Royal Mail pension news and discussion.Please note the advise given in this forum is unofficial, please use the links we have for a more detailed response or see an independent financial adviser.
Rapido123
Posts: 34
Joined: 04 Mar 2022, 13:25
Gender: Male

MPAA

Post by Rapido123 »

Hi, I have a personal pension of which I have already taken the 25% tax free lump sum and I’m now looking at taking the rest as a drawdown income monthly. My question is I also have Flexiplan and wondered if I would still be able to transfer this to a drawdown fund and access the funds as above or could that be affected by the MPAA or does this only affect new contributions to pensions, thank you
Wullie10
EX ROYAL MAIL
Posts: 662
Joined: 30 Jul 2017, 12:07
Gender: Male
Location: Retired

Re: MPAA

Post by Wullie10 »

When I rang Standard Life they told me transferring funds does not affect the MPAA. It does not count as part of the £10,000 pa limit.
Rapido123
Posts: 34
Joined: 04 Mar 2022, 13:25
Gender: Male

Re: MPAA

Post by Rapido123 »

Thank you
RobertT
EX ROYAL MAIL
Posts: 6548
Joined: 09 Sep 2007, 14:26
Gender: Male

Re: MPAA

Post by RobertT »

Transferring your AVC's to a SIPP has no bearing on the MPAA, because all you're doing is moving your money from one pension to another.
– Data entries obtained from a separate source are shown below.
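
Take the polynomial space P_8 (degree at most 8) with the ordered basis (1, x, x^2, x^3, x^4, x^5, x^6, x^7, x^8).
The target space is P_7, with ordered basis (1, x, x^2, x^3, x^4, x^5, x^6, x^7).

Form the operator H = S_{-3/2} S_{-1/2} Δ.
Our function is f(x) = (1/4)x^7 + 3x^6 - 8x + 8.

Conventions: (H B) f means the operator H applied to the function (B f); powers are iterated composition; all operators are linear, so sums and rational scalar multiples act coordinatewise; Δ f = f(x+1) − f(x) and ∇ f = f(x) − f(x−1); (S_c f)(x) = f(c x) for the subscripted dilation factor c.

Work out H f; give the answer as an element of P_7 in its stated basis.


Δ f = (7/4)x^6 + (93/4)x^5 + (215/4)x^4 + (275/4)x^3 + (201/4)x^2 + (79/4)x - 19/4
S_{-1/2} Δ f = (7/256)x^6 - (93/128)x^5 + (215/64)x^4 - (275/32)x^3 + (201/16)x^2 - (79/8)x - 19/4
S_{-3/2} S_{-1/2} Δ f = (5103/16384)x^6 + (22599/4096)x^5 + (17415/1024)x^4 + (7425/256)x^3 + (1809/64)x^2 + (237/16)x - 19/4

g(x) = (5103/16384)x^6 + (22599/4096)x^5 + (17415/1024)x^4 + (7425/256)x^3 + (1809/64)x^2 + (237/16)x - 19/4


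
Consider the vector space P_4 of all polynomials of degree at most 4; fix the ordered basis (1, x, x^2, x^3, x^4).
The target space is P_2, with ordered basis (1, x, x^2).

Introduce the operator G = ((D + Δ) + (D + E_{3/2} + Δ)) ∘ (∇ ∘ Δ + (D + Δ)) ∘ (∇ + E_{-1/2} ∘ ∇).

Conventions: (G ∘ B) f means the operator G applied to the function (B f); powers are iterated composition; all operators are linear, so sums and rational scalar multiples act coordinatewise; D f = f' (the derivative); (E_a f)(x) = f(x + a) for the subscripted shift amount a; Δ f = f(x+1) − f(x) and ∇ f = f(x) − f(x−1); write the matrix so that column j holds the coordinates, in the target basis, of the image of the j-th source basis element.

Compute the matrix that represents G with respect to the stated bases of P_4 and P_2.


the matrix is [[0, 0, 8, 132, 192]; [0, 0, 0, 24, 528]; [0, 0, 0, 0, 48]] (rows listed top to bottom)

image of 1: 0
image of x: 0
image of x^2: 8
image of x^3: 24x + 132
image of x^4: 48x^2 + 528x + 192
each image's coordinates form column j of the matrix


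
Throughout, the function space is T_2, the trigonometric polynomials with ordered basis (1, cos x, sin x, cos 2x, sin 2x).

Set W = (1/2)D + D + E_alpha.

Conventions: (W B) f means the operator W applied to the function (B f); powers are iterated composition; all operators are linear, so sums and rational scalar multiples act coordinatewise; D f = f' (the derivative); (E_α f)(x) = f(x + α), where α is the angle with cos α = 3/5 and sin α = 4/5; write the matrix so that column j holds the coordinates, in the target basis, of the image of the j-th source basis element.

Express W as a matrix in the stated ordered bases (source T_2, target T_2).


the matrix is [[1, 0, 0, 0, 0]; [0, 3/5, 23/10, 0, 0]; [0, -23/10, 3/5, 0, 0]; [0, 0, 0, -7/25, 99/25]; [0, 0, 0, -99/25, -7/25]] (rows listed top to bottom)

image of 1: 1
image of cos x: (3/5)cos x - (23/10)sin x
image of sin x: (23/10)cos x + (3/5)sin x
image of cos 2x: -(7/25)cos 2x - (99/25)sin 2x
image of sin 2x: (99/25)cos 2x - (7/25)sin 2x
each image's coordinates form column j of the matrix


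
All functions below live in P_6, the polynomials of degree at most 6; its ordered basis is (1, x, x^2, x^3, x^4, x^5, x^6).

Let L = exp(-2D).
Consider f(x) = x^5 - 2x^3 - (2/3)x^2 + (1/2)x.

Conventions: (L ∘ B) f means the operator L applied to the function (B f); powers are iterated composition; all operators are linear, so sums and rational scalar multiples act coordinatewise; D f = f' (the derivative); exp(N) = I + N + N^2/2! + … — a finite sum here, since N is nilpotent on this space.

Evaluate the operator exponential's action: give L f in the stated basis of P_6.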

It's similar to transferring an ISA – that doesn't affect the £20k per year limit either.

But as soon as you flexibly take any cash from a money purchase/defined contribution pension over the 25% tax free amount, you will trigger the MPAA.

More info on the MPAA is here: https://www.moneyhelper.org.uk/en/pensi ... wance-mpaa
Links to all RM pension related websites are here
Wullie10
EX ROYAL MAIL
Posts: 662
Joined: 30 Jul 2017, 12:07
Gender: Male
Location: Retired

Re: MPAA

Post by Wullie10 »

I also read somewhere that money paid in the current tax year in to a AVC or whatever then transferred is classed part of the MPAA once it is triggered.
RobertT
EX ROYAL MAIL
Posts: 6548
Joined: 09 Sep 2007, 14:26
Gender: Male

Re: MPAA

Post by RobertT »

I don't know where you got that from but I don't believe it's right. 
I've never heard of it before anyway! :hmmmm

Anything withdrawn from a DC pension over and above the 25% tax free amount is classed as income and will therefore trigger the MPAA.
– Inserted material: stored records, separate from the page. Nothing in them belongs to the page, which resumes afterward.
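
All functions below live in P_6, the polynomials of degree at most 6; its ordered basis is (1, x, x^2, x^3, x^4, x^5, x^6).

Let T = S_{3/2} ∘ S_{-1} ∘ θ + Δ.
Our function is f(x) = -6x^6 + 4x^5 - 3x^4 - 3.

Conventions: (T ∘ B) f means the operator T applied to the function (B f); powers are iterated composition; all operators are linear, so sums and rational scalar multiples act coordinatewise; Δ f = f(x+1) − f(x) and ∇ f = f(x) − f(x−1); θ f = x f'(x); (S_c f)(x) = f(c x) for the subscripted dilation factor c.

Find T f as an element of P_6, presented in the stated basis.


the result is g(x) = -(6561/16)x^6 - (1503/8)x^5 - (523/4)x^4 - 92x^3 - 68x^2 - 28x - 5

θ f = -36x^6 + 20x^5 - 12x^4
S_{-1} θ f = -36x^6 - 20x^5 - 12x^4
S_{3/2} S_{-1} θ f = -(6561/16)x^6 - (1215/8)x^5 - (243/4)x^4
Δ f = -36x^5 - 70x^4 - 92x^3 - 68x^2 - 28x - 5
(S_{3/2} ∘ S_{-1} ∘ θ + Δ) f = -(6561/16)x^6 - (1503/8)x^5 - (523/4)x^4 - 92x^3 - 68x^2 - 28x - 5


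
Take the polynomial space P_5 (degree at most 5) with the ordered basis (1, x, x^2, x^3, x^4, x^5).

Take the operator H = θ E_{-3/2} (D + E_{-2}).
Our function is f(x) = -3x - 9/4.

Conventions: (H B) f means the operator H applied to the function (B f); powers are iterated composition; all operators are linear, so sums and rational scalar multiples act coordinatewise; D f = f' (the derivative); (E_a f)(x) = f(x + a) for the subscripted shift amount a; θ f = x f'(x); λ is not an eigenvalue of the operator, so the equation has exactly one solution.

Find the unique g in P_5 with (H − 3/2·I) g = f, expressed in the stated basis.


write g with unknown coordinates in the stated basis and equate coefficients in (H − 3/2·I) g = f
solving from the highest basis element down gives g = 6x + 3/2
check: H g = 6x
so H g − 3/2·g = -3x - 9/4 = f ✓

the result is g(x) = 6x + 3/2


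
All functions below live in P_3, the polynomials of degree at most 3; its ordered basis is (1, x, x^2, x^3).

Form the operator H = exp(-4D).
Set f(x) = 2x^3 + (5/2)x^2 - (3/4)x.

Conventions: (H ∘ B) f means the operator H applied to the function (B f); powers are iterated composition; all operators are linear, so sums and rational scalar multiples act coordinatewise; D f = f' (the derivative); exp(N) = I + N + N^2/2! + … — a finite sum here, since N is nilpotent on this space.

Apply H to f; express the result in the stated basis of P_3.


order-1 term: -24x^2 - 20x + 3
order-2 term: 96x + 40
order-3 term: -128
the series for exp(-4D) f terminates at order 3
exp(-4D) f = 2x^3 - (43/2)x^2 + (301/4)x - 85

g(x) = 2x^3 - (43/2)x^2 + (301/4)x - 85


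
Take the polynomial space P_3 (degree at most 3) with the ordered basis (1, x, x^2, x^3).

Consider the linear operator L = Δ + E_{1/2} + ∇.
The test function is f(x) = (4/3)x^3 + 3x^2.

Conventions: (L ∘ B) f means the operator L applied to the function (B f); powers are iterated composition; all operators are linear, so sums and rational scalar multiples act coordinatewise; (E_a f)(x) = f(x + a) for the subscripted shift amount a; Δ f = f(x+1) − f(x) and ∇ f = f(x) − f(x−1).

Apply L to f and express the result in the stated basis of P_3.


Δ f = 4x^2 + 10x + 13/3
E_{1/2} f = (4/3)x^3 + 5x^2 + 4x + 11/12
∇ f = 4x^2 + 2x - 5/3
(Δ + E_{1/2} + ∇) f = (4/3)x^3 + 13x^2 + 16x + 43/12

the image equals g(x) = (4/3)x^3 + 13x^2 + 16x + 43/12


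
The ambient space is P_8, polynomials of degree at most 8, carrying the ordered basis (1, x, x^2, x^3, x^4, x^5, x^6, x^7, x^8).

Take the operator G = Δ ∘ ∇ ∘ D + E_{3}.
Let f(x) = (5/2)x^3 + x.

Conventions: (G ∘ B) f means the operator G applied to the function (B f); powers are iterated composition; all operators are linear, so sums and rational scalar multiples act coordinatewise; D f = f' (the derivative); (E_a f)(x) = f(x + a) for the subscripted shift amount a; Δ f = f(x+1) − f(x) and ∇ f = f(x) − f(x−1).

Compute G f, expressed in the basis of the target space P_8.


the result is g(x) = (5/2)x^3 + (45/2)x^2 + (137/2)x + 171/2

D f = (15/2)x^2 + 1
∇ D f = 15x - 15/2
Δ ∇ D f = 15
E_{3} f = (5/2)x^3 + (45/2)x^2 + (137/2)x + 141/2
(Δ ∘ ∇ ∘ D + E_{3}) f = (5/2)x^3 + (45/2)x^2 + (137/2)x + 171/2


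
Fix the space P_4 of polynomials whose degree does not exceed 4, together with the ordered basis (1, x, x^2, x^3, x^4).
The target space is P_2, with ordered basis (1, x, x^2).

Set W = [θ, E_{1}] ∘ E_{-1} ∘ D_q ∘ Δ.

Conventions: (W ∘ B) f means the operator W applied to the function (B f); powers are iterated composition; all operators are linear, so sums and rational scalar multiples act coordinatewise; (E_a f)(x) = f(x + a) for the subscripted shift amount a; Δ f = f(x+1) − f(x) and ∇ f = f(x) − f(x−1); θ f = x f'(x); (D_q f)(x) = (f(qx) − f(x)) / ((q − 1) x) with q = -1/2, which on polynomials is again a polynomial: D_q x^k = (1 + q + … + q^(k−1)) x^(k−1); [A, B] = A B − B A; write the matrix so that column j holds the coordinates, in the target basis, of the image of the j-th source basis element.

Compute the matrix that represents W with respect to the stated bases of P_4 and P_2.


image of 1: 0
image of x: 0
image of x^2: 0
image of x^3: -3/2
image of x^4: -6x - 3
each image's coordinates form column j of the matrix

the matrix is [[0, 0, 0, -3/2, -3]; [0, 0, 0, 0, -6]; [0, 0, 0, 0, 0]] (rows listed top to bottom)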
You can then only pay in a total of £10k per year into DC pensions from then on, and that includes employer contributions and tax relief.

It might be worth pointing out that any UFPLS that you might take from your RM pension via AVC's or the DBCBS, means you're taking taxable cash and will therefore also trigger the MPAA.